The focus of this article, however, is Small and Medium Enterprises. SMEs here include sole proprietorships, partnerships and companies. Usually, startups and small enterprises do not prioritize corporate governance especially since these companies are mostly privately owned and the shareholders in such companies are usually the same as the members of the management team. For startups, top priority is usually survival, confirming viability and scaling the business. In fact, most companies feel that governance should be executed in large, publicly owned or traded companies, however that is not the case. Different rules and practices will apply depending on the type of organization, ownership structure, stage of the company, size, geography or industry. 

Corporate Governance is as much theoretical as it is practical. There have been several theories which have different categories of persons at the forefront of the basis for decision making. These theories and the principles of corporate governance have however agreed on basic elements which every corporate organization should always take into consideration when making decisions. These are sometimes referred to as the pillars of Corporate Governance. They apply to small organizations as much as they do large organizations. They include (but are not limited to);

  1. Fairness

  2. Independence

  3. Transparency

  4. Accountability

Governance is about the decision making and control exercised by those who are involved in the management of an organization. Small businesses may not have shareholders in the sense that larger companies do, but some of them do have partners, investors, and other stakeholders, corporate governance, therefore, does apply to them.  This means even small businesses need to set out on the path to more accountable operations.  

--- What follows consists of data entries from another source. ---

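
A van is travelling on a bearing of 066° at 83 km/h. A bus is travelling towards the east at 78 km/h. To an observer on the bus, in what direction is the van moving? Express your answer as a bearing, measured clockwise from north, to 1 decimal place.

356.3°

Taking east as x and north as y: van velocity = (75.824, 33.759) km/h; bus velocity = (78.000, 0.000) km/h.
Velocity of van relative to bus = (75.824, 33.759) − (78.000, 0.000) = (-2.176, 33.759) km/h.
Bearing = atan2(-2.18, 33.76) = 356.31° clockwise from north.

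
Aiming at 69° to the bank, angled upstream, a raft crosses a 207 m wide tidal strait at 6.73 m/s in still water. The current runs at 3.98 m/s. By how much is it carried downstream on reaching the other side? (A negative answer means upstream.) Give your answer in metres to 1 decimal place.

Perpendicular speed = 6.283 m/s; crossing time = 207 / 6.283 = 32.946 s.
Net downstream speed = 1.568 m/s.
Drift = 1.568 × 32.946 = 51.665 m (downstream).

51.7 m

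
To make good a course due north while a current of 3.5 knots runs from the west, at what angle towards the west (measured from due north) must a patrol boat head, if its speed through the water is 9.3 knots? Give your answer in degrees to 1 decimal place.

22.1°

The current pushes perpendicular to the desired track; the heading must have a component into the current equal to 3.5 knots: 9.3 sin θ = 3.5.
sin θ = 0.3763, so θ = 22.107°.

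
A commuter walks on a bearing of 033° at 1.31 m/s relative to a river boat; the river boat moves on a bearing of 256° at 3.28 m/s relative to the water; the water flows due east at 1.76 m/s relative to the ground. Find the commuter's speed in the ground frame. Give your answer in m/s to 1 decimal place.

0.8 m/s

In east/north components (m/s): commuter relative to river boat = (0.713, 1.099); river boat relative to water = (-3.183, -0.794); water relative to ground = (1.760, 0.000).
Sum = (-0.709, 0.305) m/s.
Speed = |(-0.709, 0.305)| = 0.772 m/s.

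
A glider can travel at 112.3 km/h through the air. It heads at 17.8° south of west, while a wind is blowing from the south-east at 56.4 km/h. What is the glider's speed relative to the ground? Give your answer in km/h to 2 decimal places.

Taking east as x and north as y: velocity relative to the air = (-106.924, -34.330) km/h; the air relative to ground = (-39.881, 39.881) km/h.
Velocity relative to ground = (-106.924, -34.330) + (-39.881, 39.881) = (-146.805, 5.551) km/h.
Speed = |(-146.805, 5.551)| = 146.910 km/h.

146.91 km/h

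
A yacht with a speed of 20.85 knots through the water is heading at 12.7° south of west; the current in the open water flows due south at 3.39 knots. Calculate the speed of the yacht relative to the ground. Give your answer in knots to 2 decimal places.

21.85 knots

Taking east as x and north as y: velocity relative to the water = (-20.340, -4.584) knots; the water relative to ground = (0.000, -3.390) knots.
Velocity relative to ground = (-20.340, -4.584) + (0.000, -3.390) = (-20.340, -7.974) knots.
Speed = |(-20.340, -7.974)| = 21.847 knots.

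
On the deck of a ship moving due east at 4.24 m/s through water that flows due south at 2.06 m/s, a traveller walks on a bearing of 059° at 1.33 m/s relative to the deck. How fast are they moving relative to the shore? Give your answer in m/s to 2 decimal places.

5.55 m/s

In east/north components (m/s): traveller relative to ship = (1.140, 0.685); ship relative to water = (4.240, 0.000); water relative to ground = (0.000, -2.060).
Sum = (5.380, -1.375) m/s.
Speed = |(5.380, -1.375)| = 5.553 m/s.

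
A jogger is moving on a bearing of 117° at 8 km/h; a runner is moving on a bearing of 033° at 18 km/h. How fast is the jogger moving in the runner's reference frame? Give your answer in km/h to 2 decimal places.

Taking east as x and north as y: jogger velocity = (7.128, -3.632) km/h; runner velocity = (9.804, 15.096) km/h.
Velocity of jogger relative to runner = (7.128, -3.632) − (9.804, 15.096) = (-2.675, -18.728) km/h.
Magnitude = |(-2.675, -18.728)| = 18.918 km/h.

18.92 km/h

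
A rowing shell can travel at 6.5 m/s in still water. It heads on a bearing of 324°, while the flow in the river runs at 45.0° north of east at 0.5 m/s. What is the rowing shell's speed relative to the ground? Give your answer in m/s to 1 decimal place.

Taking east as x and north as y: velocity relative to the water = (-3.821, 5.259) m/s; the water relative to ground = (0.354, 0.354) m/s.
Velocity relative to ground = (-3.821, 5.259) + (0.354, 0.354) = (-3.467, 5.612) m/s.
Speed = |(-3.467, 5.612)| = 6.597 m/s.

6.6 m/s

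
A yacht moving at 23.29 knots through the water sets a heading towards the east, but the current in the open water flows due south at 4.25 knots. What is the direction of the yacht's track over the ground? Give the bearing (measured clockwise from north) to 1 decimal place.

Taking east as x and north as y: velocity relative to the water = (23.290, 0.000) knots; the water relative to ground = (0.000, -4.250) knots.
Velocity relative to ground = (23.290, 0.000) + (0.000, -4.250) = (23.290, -4.250) knots.
Bearing = atan2(23.29, -4.25) = 100.34° clockwise from north.

100.3°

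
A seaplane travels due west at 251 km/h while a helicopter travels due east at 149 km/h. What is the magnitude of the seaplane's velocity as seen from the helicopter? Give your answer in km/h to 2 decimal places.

400.00 km/h

Taking east as x and north as y: seaplane velocity = (-251.000, 0.000) km/h; helicopter velocity = (149.000, 0.000) km/h.
Velocity of seaplane relative to helicopter = (-251.000, 0.000) − (149.000, 0.000) = (-400.000, 0.000) km/h.
Magnitude = |(-400.000, 0.000)| = 400.000 km/h.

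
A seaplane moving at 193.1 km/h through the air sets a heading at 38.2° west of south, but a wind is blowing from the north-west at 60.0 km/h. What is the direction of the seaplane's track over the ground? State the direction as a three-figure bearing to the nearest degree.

Taking east as x and north as y: velocity relative to the air = (-119.415, -151.749) km/h; the air relative to ground = (42.426, -42.426) km/h.
Velocity relative to ground = (-119.415, -151.749) + (42.426, -42.426) = (-76.988, -194.175) km/h.
Bearing = atan2(-76.99, -194.18) = 201.63° clockwise from north.

202°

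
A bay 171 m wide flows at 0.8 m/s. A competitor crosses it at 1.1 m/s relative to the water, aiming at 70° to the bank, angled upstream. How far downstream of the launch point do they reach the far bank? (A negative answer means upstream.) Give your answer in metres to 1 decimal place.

Perpendicular speed = 1.034 m/s; crossing time = 171 / 1.034 = 165.431 s.
Net downstream speed = 0.424 m/s.
Drift = 0.424 × 165.431 = 70.106 m (downstream).

70.1 m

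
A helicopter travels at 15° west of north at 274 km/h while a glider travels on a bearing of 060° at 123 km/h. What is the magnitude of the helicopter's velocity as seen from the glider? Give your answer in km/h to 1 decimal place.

269.7 km/h

Taking east as x and north as y: helicopter velocity = (-70.916, 264.664) km/h; glider velocity = (106.521, 61.500) km/h.
Velocity of helicopter relative to glider = (-70.916, 264.664) − (106.521, 61.500) = (-177.438, 203.164) km/h.
Magnitude = |(-177.438, 203.164)| = 269.740 km/h.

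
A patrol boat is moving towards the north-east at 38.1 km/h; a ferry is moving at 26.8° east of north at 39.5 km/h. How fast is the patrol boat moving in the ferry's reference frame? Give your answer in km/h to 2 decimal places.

12.35 km/h

Taking east as x and north as y: patrol boat velocity = (26.941, 26.941) km/h; ferry velocity = (17.810, 35.257) km/h.
Velocity of patrol boat relative to ferry = (26.941, 26.941) − (17.810, 35.257) = (9.131, -8.316) km/h.
Magnitude = |(9.131, -8.316)| = 12.351 km/h.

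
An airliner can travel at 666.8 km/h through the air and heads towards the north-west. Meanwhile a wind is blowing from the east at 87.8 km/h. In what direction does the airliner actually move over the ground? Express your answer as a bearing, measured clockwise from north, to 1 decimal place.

310.1°

Taking east as x and north as y: velocity relative to the air = (-471.499, 471.499) km/h; the air relative to ground = (-87.800, 0.000) km/h.
Velocity relative to ground = (-471.499, 471.499) + (-87.800, 0.000) = (-559.299, 471.499) km/h.
Bearing = atan2(-559.30, 471.50) = 310.13° clockwise from north.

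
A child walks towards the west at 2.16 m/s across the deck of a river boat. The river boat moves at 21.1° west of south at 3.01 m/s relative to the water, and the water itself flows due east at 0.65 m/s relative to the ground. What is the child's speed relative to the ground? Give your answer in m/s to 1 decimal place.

In east/north components (m/s): child relative to river boat = (-2.160, 0.000); river boat relative to water = (-1.084, -2.808); water relative to ground = (0.650, 0.000).
Sum = (-2.594, -2.808) m/s.
Speed = |(-2.594, -2.808)| = 3.823 m/s.

3.8 m/s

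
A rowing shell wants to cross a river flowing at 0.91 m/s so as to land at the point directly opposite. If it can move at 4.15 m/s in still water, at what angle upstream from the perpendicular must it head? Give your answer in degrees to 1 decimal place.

To cancel the current, the upstream component of the rowing shell's velocity must equal the flow: 4.15 sin θ = 0.91.
sin θ = 0.91 / 4.15 = 0.2193.
θ = arcsin(0.2193) = 12.667°.

12.7°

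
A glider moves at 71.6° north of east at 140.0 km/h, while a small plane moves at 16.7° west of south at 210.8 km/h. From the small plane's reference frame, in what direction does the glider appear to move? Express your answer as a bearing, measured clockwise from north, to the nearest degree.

Taking east as x and north as y: glider velocity = (44.191, 132.843) km/h; small plane velocity = (-60.576, -201.909) km/h.
Velocity of glider relative to small plane = (44.191, 132.843) − (-60.576, -201.909) = (104.766, 334.752) km/h.
Bearing = atan2(104.77, 334.75) = 17.38° clockwise from north.

017°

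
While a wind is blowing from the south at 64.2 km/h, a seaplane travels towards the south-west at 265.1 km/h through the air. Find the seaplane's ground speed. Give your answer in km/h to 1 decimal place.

Taking east as x and north as y: velocity relative to the air = (-187.454, -187.454) km/h; the air relative to ground = (0.000, 64.200) km/h.
Velocity relative to ground = (-187.454, -187.454) + (0.000, 64.200) = (-187.454, -123.254) km/h.
Speed = |(-187.454, -123.254)| = 224.345 km/h.

224.3 km/h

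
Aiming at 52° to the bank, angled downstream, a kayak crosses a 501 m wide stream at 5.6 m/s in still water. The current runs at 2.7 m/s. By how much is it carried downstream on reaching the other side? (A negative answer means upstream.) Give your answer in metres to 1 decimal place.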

Why Adopt Good Corporate Governance Practices;

  1. Scaling/Growth: For startups, transparency, ethics, and compliance are some of the yardsticks clients and prospective investors may use to measure your company against competitors. No investor wants to invest in a company with loads of unpaid taxes, unchecked founders and poor management team. There is a need to understand that growth can happen quickly in an organization, growth often requires additional capital and the need to attract new investors who may want to see strong governance processes and procedures in place.

  2. Legal requirements/Regulatory Compliance: Asides the basic requirements like payment of taxes, there also exist several regulatory requirements businesses may be required to comply with. It is advised that they as much as possible comply with these requirements to avoid sanctions which may come with noncompliance. 

  3. Encourage investments and trade in your organization

  4. Help build sustainable business operations: It is important to ensure that the proper processes are put  in place before serious growth happens. Having a proper structure eases adaptability and makes pivoting the business where necessary easier. 

  5. Public morality

  6. Good Corporate Governance instils a culture of best practices in the organization.

Good Corporate Governance Tips:

  1. Be regulatory compliant.

  2. Consistent Financial Reporting

  3. Keep records.

  4. Set up a board where applicable

  5. Regular auditing

  6. Tax compliance

  7. Create a social mission and continually give value to your community


In conclusion, there is a need to understand that while operating a business for profit, your actions and inactions have consequences on not just your business but every person who may be directly or indirectly affected by your business. Context matters in Corporate governance, applying a one-size-fits-all approach would usually not work. As your venture grows, your corporate governance requirements would increase and structure would also change. It is therefore important to take this into consideration from the beginning. From as early as the point of drafting that Shareholders agreement, to every business transaction conducted. Although organizational structures like incorporated companies enjoy a separate legal personality, there is no doubt that humans are the vessels through which they live and function.  There is a need to maintain a high standard of business ethics and administration.